L'INNOVATEUR EST UN REBELLE. Comment le politique habitué aux processus démocratiques et focalisé sur le court terme peut-il favoriser l'éclosion de milliers de rébellions ? Serge Galant propose trois pistes...

L'innovation est un processus qui transforme un corpus de connaissances plus ou moins floues (technologiques, commerciales, sociales...) en une idée de marché, puis en une ou des activités rentables.

Les règles de fonctionnement de ce processus restent un mystère pour ceux qui n'ont pas les talents d'un entrepreneur. Quant aux entrepreneurs, c'est leur charisme, leur volonté intangible d'aboutir commercialement pour "être le premier" à prendre des commandes qui feront la différence.

L'innovation en soi n'est donc pas un processus démocratique : l'innovateur recherche avant tout les points faibles d'un système existant, ceci pour imposer un nouveau produit ou un nouveau service qui rendra ce système plus performant. L'innovation se cale rarement sur le consensus du plus grand nombre, les acteurs installés dans un marché construisant des barrières que l'innovateur cherche à faire sauter, fort de son équipe et de ses réseaux. L'innovateur est un rebelle.

À la lumière de ce constat, on comprend mieux pourquoi le politique, habitué fort heureusement aux pratiques démocratiques, a beaucoup de mal à définir et mettre en oeuvre des politiques d'innovation. En théorie, il doit favoriser l'éclosion de milliers de rébellions, pour un bénéfice mal cerné à long terme. En pratique, il propose des systèmes où la règle majoritaire de sélection peut tuer beaucoup de rébellions porteuses d'une forte valeur ajoutée.

Pourquoi ce comportement ? Le politique est mal à l'aise avec le long terme. Le cycle électoral restant court, il préfère des systèmes de promotion d'innovation à courte vue - par exemple le crédit impôt recherche - dont il peut changer les règles tous les ans... et ainsi mieux préparer les prochaines élections.
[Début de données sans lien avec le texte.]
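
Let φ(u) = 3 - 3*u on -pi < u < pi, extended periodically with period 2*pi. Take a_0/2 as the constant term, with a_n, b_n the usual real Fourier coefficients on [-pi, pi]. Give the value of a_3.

a_3 = 1/pi ∫_{-pi}^{pi} φ(u) cos(3*u) du.
Integrating by parts (boundary term plus one more integral), an antiderivative of (3 - 3*u) cos(3*u) is -u*sin(3*u) + sin(3*u) - cos(3*u)/3; evaluating from -pi to pi: ∫_{-pi}^{pi} (3 - 3*u) cos(3*u) du = (1/3) - (1/3) = 0.
Hence a_3 = (1/pi)·(0) = 0.

0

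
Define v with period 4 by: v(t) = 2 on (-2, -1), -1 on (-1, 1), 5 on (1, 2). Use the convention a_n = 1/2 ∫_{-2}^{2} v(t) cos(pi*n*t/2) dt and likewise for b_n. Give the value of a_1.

-9/pi

a_1 = 1/2 ∫_{-2}^{2} v(t) cos(pi*t/2) dt.
Split the integral at the breakpoints.
Directly, an antiderivative of (2) cos(pi*t/2) is 4*sin(pi*t/2)/pi; evaluating from -2 to -1: ∫_{-2}^{-1} (2) cos(pi*t/2) dt = (-4/pi) - (0) = -4/pi.
Directly, an antiderivative of (-1) cos(pi*t/2) is -2*sin(pi*t/2)/pi; evaluating from -1 to 1: ∫_{-1}^{1} (-1) cos(pi*t/2) dt = (-2/pi) - (2/pi) = -4/pi.
Directly, an antiderivative of (5) cos(pi*t/2) is 10*sin(pi*t/2)/pi; evaluating from 1 to 2: ∫_{1}^{2} (5) cos(pi*t/2) dt = (0) - (10/pi) = -10/pi.
Summing the pieces and multiplying by (1/2) gives a_1 = -9/pi.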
Que suggérer au politique pour demain ? Trois lignes directrices :

- Soutenir le financement d'une recherche publique technologique qui vise l'excellence européenne : les priorités vont alors aux équipes qui s'engagent dans le transfert des connaissances vers les acteurs du marché, l'évaluation des projets étant confiée à des rebelles professionnels qui, comme Steve Jobs ou Michael Dell, ont d'abord lutté pour imposer de nouveaux concepts : le micro-ordinateur et sa façon de le fabriquer et de le vendre.

- Soutenir le financement des plans de développement qui proposent des visions nouvelles de marché, à une échelle au minimum européenne. En choisissant ouvertement le talent d'équipes rebelles, le politique produit alors de l'information nouvelle pour les investisseurs, comblant ainsi le déficit chronique d'information qui freine beaucoup d'entre eux dans leurs décisions de financement de projets innovants.
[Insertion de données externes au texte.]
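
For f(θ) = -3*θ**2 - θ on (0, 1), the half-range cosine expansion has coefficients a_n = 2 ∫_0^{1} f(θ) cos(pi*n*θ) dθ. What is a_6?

a_6 = 2 ∫_0^{1} (-3*θ**2 - θ) cos(6*pi*θ) dθ.
Integrating by parts twice (tabular method), an antiderivative of (-3*θ**2 - θ) cos(6*pi*θ) is -θ**2*sin(6*pi*θ)/(2*pi) - θ*sin(6*pi*θ)/(6*pi) - θ*cos(6*pi*θ)/(6*pi**2) + sin(6*pi*θ)/(36*pi**3) - cos(6*pi*θ)/(36*pi**2); evaluating from 0 to 1: ∫_{0}^{1} (-3*θ**2 - θ) cos(6*pi*θ) dθ = (-7/(36*pi**2)) - (-1/(36*pi**2)) = -1/(6*pi**2).
Hence a_6 = 2·(-1/(6*pi**2)) = -1/(3*pi**2).

-1/(3*pi**2)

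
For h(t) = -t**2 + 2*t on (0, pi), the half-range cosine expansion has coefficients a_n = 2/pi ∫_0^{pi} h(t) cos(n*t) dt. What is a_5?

4*(-2 + pi)/(25*pi)

a_5 = 2/pi ∫_0^{pi} (-t**2 + 2*t) cos(5*t) dt.
Integrating by parts twice (tabular method), an antiderivative of (-t**2 + 2*t) cos(5*t) is -t**2*sin(5*t)/5 + 2*t*sin(5*t)/5 - 2*t*cos(5*t)/25 + 2*sin(5*t)/125 + 2*cos(5*t)/25; evaluating from 0 to pi: ∫_{0}^{pi} (-t**2 + 2*t) cos(5*t) dt = (-2/25 + 2*pi/25) - (2/25) = -4/25 + 2*pi/25.
Hence a_5 = (2/pi)·(-4/25 + 2*pi/25) = 4*(-2 + pi)/(25*pi).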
- Soutenir en priorité les rebelles dans les PME à l'aide de subventions, et non pas de prêts, ceci afin de garder la souplesse indispensable pour faire face à des retournements de cycle économique. Les entreprises de taille mondiale savent se prémunir de ces risques. Les PME sont souvent les premières à payer les décisions des grands groupes qui les ont anticipées.
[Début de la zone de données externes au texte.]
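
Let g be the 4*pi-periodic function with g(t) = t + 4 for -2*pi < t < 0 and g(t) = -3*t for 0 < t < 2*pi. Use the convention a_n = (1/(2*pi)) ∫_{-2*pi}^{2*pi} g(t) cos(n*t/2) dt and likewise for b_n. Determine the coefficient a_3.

a_3 = (1/(2*pi)) ∫_{-2*pi}^{2*pi} g(t) cos(3*t/2) dt.
Split the integral at the breakpoints.
Integrating by parts (boundary term plus one more integral), an antiderivative of (t + 4) cos(3*t/2) is 2*t*sin(3*t/2)/3 + 8*sin(3*t/2)/3 + 4*cos(3*t/2)/9; evaluating from -2*pi to 0: ∫_{-2*pi}^{0} (t + 4) cos(3*t/2) dt = (4/9) - (-4/9) = 8/9.
Integrating by parts (boundary term plus one more integral), an antiderivative of (-3*t) cos(3*t/2) is -2*t*sin(3*t/2) - 4*cos(3*t/2)/3; evaluating from 0 to 2*pi: ∫_{0}^{2*pi} (-3*t) cos(3*t/2) dt = (4/3) - (-4/3) = 8/3.
Summing the pieces and multiplying by (1/(2*pi)) gives a_3 = 16/(9*pi).

16/(9*pi)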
Ces propositions ne créent pas de distorsion de marché. Elles pallient les défaillances chroniques du système européen de financement des entreprises, défaillances qui iront s'amplifiant sous la houlette de "Bâle II" : les banques vont changer, à l'échelle mondiale, les règles de gestion de leurs risques internes. Les premières à en pâtir seront les PME, estimées plus "risquées" que les grands groupes.

Et puis, soyons pragmatiques : un système voisin existe, depuis le début des années 80, aux USA, temple du capitalisme. Après plus de vingt ans de fonctionnement, il a montré son efficience macroéconomique, grâce au soutien intangible d'administrations démocrates et républicaines.

SOUTENIR LES PME À L'AIDE DE SUBVENTIONS, ET NON PAS DE PRÊTS.